A fundamental characteristic of semantic parsing against large knowledge bases is that the space of possible logical forms grows quickly with the length of the input sentence. Our first algorithm learns to efficiently search through this space by explicitly scoring partial logical forms, combining ideas from agenda-based parsing and reinforcement learning. Compared to previous methods, our parser is almost an order of magnitude faster, while maintaining state-of-the-art accuracy. The second algorithm addresses the problem of language variability, that is, the fact that the same logical form can be expressed in a myriad of ways in natural language. We learn to paraphrase an input question ("Where is Obama from?") to a canonical form ("What is the place of birth of Barack Obama?") that can be easily mapped to a logical form. This allows us to exploit the large amounts of free text that are available on the web, leading to a state-of-the-art semantic parser that scales to a knowledge base containing hundreds of millions of facts.

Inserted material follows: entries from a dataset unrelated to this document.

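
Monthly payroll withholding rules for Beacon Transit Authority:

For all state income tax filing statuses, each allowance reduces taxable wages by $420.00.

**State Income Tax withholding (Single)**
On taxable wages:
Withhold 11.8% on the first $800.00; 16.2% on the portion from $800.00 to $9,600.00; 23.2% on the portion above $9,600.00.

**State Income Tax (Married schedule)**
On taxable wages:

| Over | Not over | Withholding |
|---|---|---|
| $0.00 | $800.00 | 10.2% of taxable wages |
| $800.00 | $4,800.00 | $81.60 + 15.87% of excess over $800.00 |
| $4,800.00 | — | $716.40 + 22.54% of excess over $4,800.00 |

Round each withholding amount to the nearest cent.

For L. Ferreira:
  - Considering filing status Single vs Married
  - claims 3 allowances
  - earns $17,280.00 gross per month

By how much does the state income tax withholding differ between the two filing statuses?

State Income Tax (Single): taxable = $17,280.00 − 3×$420.00 = $16,020.00
  $1,520.00 + 23.2% × ($16,020.00 − $9,600.00) = $1,520.00 + 23.2% × $6,420.00 = $3,009.44
State Income Tax (Married): taxable = $17,280.00 − 3×$420.00 = $16,020.00
  $716.40 + 22.54% × ($16,020.00 − $4,800.00) = $716.40 + 22.54% × $11,220.00 = $3,245.39
Difference: |$3,009.44 − $3,245.39| = $235.95 (higher under Married)

$235.95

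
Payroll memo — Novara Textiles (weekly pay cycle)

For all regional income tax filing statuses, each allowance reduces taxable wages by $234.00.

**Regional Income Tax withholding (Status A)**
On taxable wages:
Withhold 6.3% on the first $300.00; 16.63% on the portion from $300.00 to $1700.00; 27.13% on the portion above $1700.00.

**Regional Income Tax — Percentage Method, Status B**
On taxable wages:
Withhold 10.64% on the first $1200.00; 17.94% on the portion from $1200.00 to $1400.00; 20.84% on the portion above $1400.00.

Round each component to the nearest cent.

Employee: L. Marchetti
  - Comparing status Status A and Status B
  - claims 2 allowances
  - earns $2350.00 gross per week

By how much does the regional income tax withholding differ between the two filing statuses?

Regional Income Tax (Status A): taxable = $2350.00 − 2×$234.00 = $1882.00
  $251.72 + 27.13% × ($1882.00 − $1700.00) = $251.72 + 27.13% × $182.00 = $301.10
Regional Income Tax (Status B): taxable = $2350.00 − 2×$234.00 = $1882.00
  $163.56 + 20.84% × ($1882.00 − $1400.00) = $163.56 + 20.84% × $482.00 = $264.01
Difference: |$301.10 − $264.01| = $37.09 (higher under Status A)

$37.09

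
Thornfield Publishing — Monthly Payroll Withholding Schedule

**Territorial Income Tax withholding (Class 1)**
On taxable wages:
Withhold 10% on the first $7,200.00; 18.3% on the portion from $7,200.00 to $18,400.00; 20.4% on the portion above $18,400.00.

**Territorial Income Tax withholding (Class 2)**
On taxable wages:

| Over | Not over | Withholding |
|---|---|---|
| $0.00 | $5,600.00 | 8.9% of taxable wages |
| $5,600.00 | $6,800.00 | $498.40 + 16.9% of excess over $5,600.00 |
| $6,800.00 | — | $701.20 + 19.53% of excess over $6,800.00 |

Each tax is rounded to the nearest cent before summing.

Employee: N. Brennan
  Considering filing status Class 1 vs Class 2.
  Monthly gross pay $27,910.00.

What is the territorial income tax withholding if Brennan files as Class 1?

Territorial Income Tax (Class 1): taxable = $27,910.00
  $2,769.60 + 20.4% × ($27,910.00 − $18,400.00) = $2,769.60 + 20.4% × $9,510.00 = $4,709.64

$4,709.64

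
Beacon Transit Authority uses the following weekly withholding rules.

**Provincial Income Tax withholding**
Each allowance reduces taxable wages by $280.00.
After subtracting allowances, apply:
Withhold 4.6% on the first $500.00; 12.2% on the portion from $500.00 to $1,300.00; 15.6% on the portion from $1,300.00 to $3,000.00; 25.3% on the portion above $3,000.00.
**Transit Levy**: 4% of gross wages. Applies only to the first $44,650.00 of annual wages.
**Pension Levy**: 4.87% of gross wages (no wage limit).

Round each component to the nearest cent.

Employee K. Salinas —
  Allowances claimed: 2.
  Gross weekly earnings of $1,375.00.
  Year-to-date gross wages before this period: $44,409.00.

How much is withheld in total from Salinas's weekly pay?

Provincial Income Tax: taxable = $1,375.00 − 2×$280.00 = $815.00
  $23.00 + 12.2% × ($815.00 − $500.00) = $23.00 + 12.2% × $315.00 = $61.43
Transit Levy: cap $44,650.00 − YTD $44,409.00 = $241.00 subject; 4% × $241.00 = $9.64
Pension Levy: 4.87% × $1,375.00 = $66.96
Total: $61.43 + $9.64 + $66.96 = $138.03

$138.03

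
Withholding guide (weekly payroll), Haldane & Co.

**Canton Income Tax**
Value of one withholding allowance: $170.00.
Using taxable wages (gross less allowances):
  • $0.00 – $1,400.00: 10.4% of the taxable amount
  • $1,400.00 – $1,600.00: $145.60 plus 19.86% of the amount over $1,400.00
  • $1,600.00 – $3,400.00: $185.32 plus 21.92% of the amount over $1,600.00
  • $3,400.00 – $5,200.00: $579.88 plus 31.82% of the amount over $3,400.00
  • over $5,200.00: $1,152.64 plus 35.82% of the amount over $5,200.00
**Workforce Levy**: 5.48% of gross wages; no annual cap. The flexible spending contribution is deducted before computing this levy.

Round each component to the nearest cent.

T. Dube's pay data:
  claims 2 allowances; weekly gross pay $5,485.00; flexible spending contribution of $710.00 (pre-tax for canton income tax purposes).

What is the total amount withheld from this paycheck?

Canton Income Tax: taxable = $5,485.00 − $710.00 − 2×$170.00 = $4,435.00
  $579.88 + 31.82% × ($4,435.00 − $3,400.00) = $579.88 + 31.82% × $1,035.00 = $909.22
Workforce Levy: 5.48% × $4,775.00 = $261.67
Total: $909.22 + $261.67 = $1,170.89

$1,170.89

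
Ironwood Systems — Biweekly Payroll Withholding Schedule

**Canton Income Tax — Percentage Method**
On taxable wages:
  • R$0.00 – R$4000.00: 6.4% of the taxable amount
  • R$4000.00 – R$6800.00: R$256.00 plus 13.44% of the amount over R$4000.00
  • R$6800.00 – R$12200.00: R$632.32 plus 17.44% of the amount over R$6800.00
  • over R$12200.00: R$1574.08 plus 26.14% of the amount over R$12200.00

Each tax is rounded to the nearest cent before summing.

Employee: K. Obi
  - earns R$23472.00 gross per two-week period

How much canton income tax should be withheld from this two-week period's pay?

Canton Income Tax: taxable = R$23472.00
  R$1574.08 + 26.14% × (R$23472.00 − R$12200.00) = R$1574.08 + 26.14% × R$11272.00 = R$4520.58

R$4520.58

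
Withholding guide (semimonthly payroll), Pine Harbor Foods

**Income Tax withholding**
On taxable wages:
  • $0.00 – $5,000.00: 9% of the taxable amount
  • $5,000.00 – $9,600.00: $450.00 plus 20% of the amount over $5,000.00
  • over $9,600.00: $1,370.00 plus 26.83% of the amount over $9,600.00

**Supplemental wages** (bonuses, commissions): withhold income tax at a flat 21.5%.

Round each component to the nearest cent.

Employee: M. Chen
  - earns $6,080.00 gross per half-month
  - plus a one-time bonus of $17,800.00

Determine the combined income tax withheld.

Income Tax: taxable = $6,080.00
  $450.00 + 20% × ($6,080.00 − $5,000.00) = $450.00 + 20% × $1,080.00 = $666.00
Supplemental (21.5% flat on bonus): 21.5% × $17,800.00 = $3,827.00
Total income tax: $666.00 + $3,827.00 = $4,493.00

$4,493.00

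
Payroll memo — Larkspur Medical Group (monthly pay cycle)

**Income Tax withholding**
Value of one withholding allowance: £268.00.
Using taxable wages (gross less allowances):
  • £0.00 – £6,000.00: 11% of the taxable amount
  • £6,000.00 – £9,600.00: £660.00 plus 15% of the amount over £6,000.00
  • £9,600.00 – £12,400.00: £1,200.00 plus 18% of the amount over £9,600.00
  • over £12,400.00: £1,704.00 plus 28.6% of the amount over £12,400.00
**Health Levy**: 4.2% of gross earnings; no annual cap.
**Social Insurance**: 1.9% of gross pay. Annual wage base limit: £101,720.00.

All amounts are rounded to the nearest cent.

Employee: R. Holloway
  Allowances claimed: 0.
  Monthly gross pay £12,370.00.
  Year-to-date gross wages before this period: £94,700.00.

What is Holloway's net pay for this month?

£10,018.48

Income Tax: taxable = £12,370.00
  £1,200.00 + 18% × (£12,370.00 − £9,600.00) = £1,200.00 + 18% × £2,770.00 = £1,698.60
Health Levy: 4.2% × £12,370.00 = £519.54
Social Insurance: cap £101,720.00 − YTD £94,700.00 = £7,020.00 subject; 1.9% × £7,020.00 = £133.38
Total withheld: £1,698.60 + £519.54 + £133.38 = £2,351.52
Net pay: £12,370.00 − £2,351.52 = £10,018.48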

This is joint work with Percy Liang.
Jonathan Berant is a post-doctoral fellow at Stanford's Department of Computer Science, and a member of The Stanford Natural Language Processing Group. He earned his B.Sc in computer science and linguistics, and Ph.D in computer science from Tel-Aviv University. Jonathan was an Azrieli fellow and an IBM fellow during his graduate studies, and a Rothschild fellow during his post-doctoral period. His work has been recognized by a best paper award in EMNLP 2014, a best student paper award in ACL 2011, and another two best paper nominations.